Suspicious partners are employing "honey traps" who approach unsuspecting users online to see if they would start flirting before posting footage of the interaction to followers.
In a recent TikTok fad that is taking the country by storm, women are employing content producers to contact their lovers in order to see whether they would cheat.
Using a tactic called a "honey trap," TikTok influencers like Livi Shelby, 19, sneak into the direct messages of unsuspecting males to see if they will start flirting with them online.
These content makers' services are frequently sought after by wary women, while some men also provide them, and can lead to relationships disintegrating due to a lack of trust between the pair.
Livi recently explained the procedure in an interview with radio host Daisy Maskell for the C4 series Cheat Detectives: The Loyalty Test.
“You don’t answer if you’re going to be loyal, so if they’ve answered ‘hey’, they’re halfway there,” she explained.
“Some have said, ‘no sorry, I have a girlfriend’, but to me that’s still not good enough. Some of them will even go and like my pictures back, and that’s when you know, ‘yeah, I’ve got you’."
Daisy asserted that many people would prefer to learn of their partner's infidelity directly rather than through a TikTok video because the technique is contentious.

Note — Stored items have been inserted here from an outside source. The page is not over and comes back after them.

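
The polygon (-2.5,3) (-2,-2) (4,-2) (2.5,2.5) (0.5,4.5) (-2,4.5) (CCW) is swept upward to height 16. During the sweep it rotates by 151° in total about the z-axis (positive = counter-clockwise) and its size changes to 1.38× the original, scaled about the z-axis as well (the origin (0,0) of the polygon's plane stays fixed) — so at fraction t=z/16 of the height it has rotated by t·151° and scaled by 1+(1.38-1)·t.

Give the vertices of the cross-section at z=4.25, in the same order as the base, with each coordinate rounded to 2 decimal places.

Cross-section at z=4.25: (-4.23,0.75) (-0.27,-3.10) (4.79,1.15) (0.33,3.88) (-2.77,4.14) (-4.88,2.37)

t = z/height = 4.25/16 = 0.265625
s = 1 + (scale-1)·z/height = 1 + (1.38-1)·4.25/16 = 1.100938
θ = twist·z/height = 151°·4.25/16 = 40.1094° = 0.700041 rad
cos θ = 0.764816, sin θ = 0.644249 (intermediates below are computed at full precision and shown rounded to 5 d.p.)
v1: (-2.5,3) → rotate → (-3.84479,0.68383) → ×s → (-4.23287,0.75285) → (-4.23,0.75)
v2: (-2,-2) → rotate → (-0.24113,-2.81813) → ×s → (-0.26547,-3.10258) → (-0.27,-3.10)
v3: (4,-2) → rotate → (4.34776,1.04736) → ×s → (4.78661,1.15308) → (4.79,1.15)
v4: (2.5,2.5) → rotate → (0.30142,3.52266) → ×s → (0.33184,3.87823) → (0.33,3.88)
v5: (0.5,4.5) → rotate → (-2.51671,3.76380) → ×s → (-2.77074,4.14370) → (-2.77,4.14)
v6: (-2,4.5) → rotate → (-4.42875,2.15317) → ×s → (-4.87578,2.37051) → (-4.88,2.37)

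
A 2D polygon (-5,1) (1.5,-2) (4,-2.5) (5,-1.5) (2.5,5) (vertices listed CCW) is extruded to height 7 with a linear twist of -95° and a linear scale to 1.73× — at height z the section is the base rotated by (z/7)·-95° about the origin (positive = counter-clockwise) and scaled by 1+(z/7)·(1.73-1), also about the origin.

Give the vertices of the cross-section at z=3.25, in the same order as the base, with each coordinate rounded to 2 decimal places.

Cross-section at z=3.25: (-3.88,5.62) (-0.42,-3.32) (1.52,-6.13) (3.41,-6.10) (7.06,2.48)

t = z/height = 3.25/7 = 0.464286
s = 1 + (scale-1)·z/height = 1 + (1.73-1)·3.25/7 = 1.338929
θ = twist·z/height = -95°·3.25/7 = -44.1071° = -0.769815 rad
cos θ = 0.718040, sin θ = -0.696002 (intermediates below are computed at full precision and shown rounded to 5 d.p.)
v1: (-5,1) → rotate → (-2.89420,4.19805) → ×s → (-3.87512,5.62089) → (-3.88,5.62)
v2: (1.5,-2) → rotate → (-0.31495,-2.48008) → ×s → (-0.42169,-3.32065) → (-0.42,-3.32)
v3: (4,-2.5) → rotate → (1.13215,-4.57911) → ×s → (1.51587,-6.13110) → (1.52,-6.13)
v4: (5,-1.5) → rotate → (2.54619,-4.55707) → ×s → (3.40917,-6.10159) → (3.41,-6.10)
v5: (2.5,5) → rotate → (5.27511,1.85019) → ×s → (7.06300,2.47727) → (7.06,2.48)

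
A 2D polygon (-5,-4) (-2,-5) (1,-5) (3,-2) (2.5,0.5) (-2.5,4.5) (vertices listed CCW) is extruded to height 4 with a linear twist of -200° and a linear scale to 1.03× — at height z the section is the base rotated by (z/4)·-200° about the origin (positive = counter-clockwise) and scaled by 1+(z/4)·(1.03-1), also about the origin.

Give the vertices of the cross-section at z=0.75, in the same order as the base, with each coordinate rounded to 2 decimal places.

Cross-section at z=0.75: (-6.44,-0.13) (-4.66,-2.76) (-2.26,-4.60) (1.17,-3.43) (2.30,-1.13) (0.76,5.12)

t = z/height = 0.75/4 = 0.1875
s = 1 + (scale-1)·z/height = 1 + (1.03-1)·0.75/4 = 1.005625
θ = twist·z/height = -200°·0.75/4 = -37.5000° = -0.654498 rad
cos θ = 0.793353, sin θ = -0.608761 (intermediates below are computed at full precision and shown rounded to 5 d.p.)
v1: (-5,-4) → rotate → (-6.40181,-0.12961) → ×s → (-6.43782,-0.13034) → (-6.44,-0.13)
v2: (-2,-5) → rotate → (-4.63051,-2.74924) → ×s → (-4.65656,-2.76471) → (-4.66,-2.76)
v3: (1,-5) → rotate → (-2.25045,-4.57553) → ×s → (-2.26311,-4.60127) → (-2.26,-4.60)
v4: (3,-2) → rotate → (1.16254,-3.41299) → ×s → (1.16908,-3.43219) → (1.17,-3.43)
v5: (2.5,0.5) → rotate → (2.28776,-1.12523) → ×s → (2.30063,-1.13156) → (2.30,-1.13)
v6: (-2.5,4.5) → rotate → (0.75604,5.09199) → ×s → (0.76030,5.12064) → (0.76,5.12)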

Despite this, Livi insisted that she had no remorse for her odd behavior and even used one unaware man as a subject in a loyalty test for the documentary.

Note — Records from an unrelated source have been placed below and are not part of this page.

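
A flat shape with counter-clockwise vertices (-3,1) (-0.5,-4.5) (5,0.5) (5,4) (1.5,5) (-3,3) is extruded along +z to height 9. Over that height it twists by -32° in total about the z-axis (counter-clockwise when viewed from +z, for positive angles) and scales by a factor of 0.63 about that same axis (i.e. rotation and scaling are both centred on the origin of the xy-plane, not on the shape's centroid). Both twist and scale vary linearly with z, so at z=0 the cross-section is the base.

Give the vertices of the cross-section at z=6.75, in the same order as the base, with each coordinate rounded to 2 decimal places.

Cross-section at z=6.75: (-1.69,1.54) (-1.65,-2.82) (3.45,-1.14) (4.48,1.17) (2.46,2.86) (-1.10,2.86)

t = z/height = 6.75/9 = 0.75
s = 1 + (scale-1)·z/height = 1 + (0.63-1)·6.75/9 = 0.722500
θ = twist·z/height = -32°·6.75/9 = -24.0000° = -0.418879 rad
cos θ = 0.913545, sin θ = -0.406737 (intermediates below are computed at full precision and shown rounded to 5 d.p.)
v1: (-3,1) → rotate → (-2.33390,2.13376) → ×s → (-1.68624,1.54164) → (-1.69,1.54)
v2: (-0.5,-4.5) → rotate → (-2.28709,-3.90759) → ×s → (-1.65242,-2.82323) → (-1.65,-2.82)
v3: (5,0.5) → rotate → (4.77110,-1.57691) → ×s → (3.44712,-1.13932) → (3.45,-1.14)
v4: (5,4) → rotate → (6.19467,1.62050) → ×s → (4.47565,1.17081) → (4.48,1.17)
v5: (1.5,5) → rotate → (3.40400,3.95762) → ×s → (2.45939,2.85938) → (2.46,2.86)
v6: (-3,3) → rotate → (-1.52043,3.96085) → ×s → (-1.09851,2.86171) → (-1.10,2.86)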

This required looking up the man's Instagram account and concentrating on his passion for vehicles while writing to him.
“It’s pretty sneaky, it’s a bit sly,” she admitted.
“But then at the same time, I do think because of my own experiences with boys, they’re not the only one, there’s other boys, so you can just leave and find the next one who’s nice.”

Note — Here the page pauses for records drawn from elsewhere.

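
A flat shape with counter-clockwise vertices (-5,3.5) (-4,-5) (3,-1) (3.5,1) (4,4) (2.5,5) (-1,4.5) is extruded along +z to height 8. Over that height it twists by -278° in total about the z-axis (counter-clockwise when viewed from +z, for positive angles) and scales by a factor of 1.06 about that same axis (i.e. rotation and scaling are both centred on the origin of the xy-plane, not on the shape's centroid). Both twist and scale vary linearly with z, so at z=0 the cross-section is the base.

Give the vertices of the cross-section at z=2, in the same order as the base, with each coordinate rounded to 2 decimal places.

t = z/height = 2/8 = 0.25
s = 1 + (scale-1)·z/height = 1 + (1.06-1)·2/8 = 1.015000
θ = twist·z/height = -278°·2/8 = -69.5000° = -1.213004 rad
cos θ = 0.350207, sin θ = -0.936672 (intermediates below are computed at full precision and shown rounded to 5 d.p.)
v1: (-5,3.5) → rotate → (1.52732,5.90909) → ×s → (1.55023,5.99772) → (1.55,6.00)
v2: (-4,-5) → rotate → (-6.08419,1.99565) → ×s → (-6.17545,2.02559) → (-6.18,2.03)
v3: (3,-1) → rotate → (0.11395,-3.16022) → ×s → (0.11566,-3.20763) → (0.12,-3.21)
v4: (3.5,1) → rotate → (2.16240,-2.92815) → ×s → (2.19483,-2.97207) → (2.19,-2.97)
v5: (4,4) → rotate → (5.14752,-2.34586) → ×s → (5.22473,-2.38105) → (5.22,-2.38)
v6: (2.5,5) → rotate → (5.55888,-0.59064) → ×s → (5.64226,-0.59950) → (5.64,-0.60)
v7: (-1,4.5) → rotate → (3.86482,2.51261) → ×s → (3.92279,2.55029) → (3.92,2.55)

Cross-section at z=2: (1.55,6.00) (-6.18,2.03) (0.12,-3.21) (2.19,-2.97) (5.22,-2.38) (5.64,-0.60) (3.92,2.55)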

Although Livi doesn't charge for her services, she does share videos of the online messages she has sent and received.
“I tell people that if you don’t want them posted, then I don’t do it, because that’s what I do it for, the content on there,” she said, explaining why this is a condition of her work.
She believes that this is a reasonable exchange for not receiving compensation for her research.
“I reckon I could have [charged] and at one point, I did make a joke about it, I was like, ‘I should be charging for this’.
“Obviously, I didn’t but there was a point where I must have had thousands of DMs. I was like, ‘even if I’d charged like a pound…’ It was crazy.”
Although the tendency can lead to the dissolution of otherwise good relationships, the documentary had a happy conclusion since the man Livi contacted did not reply to her messages.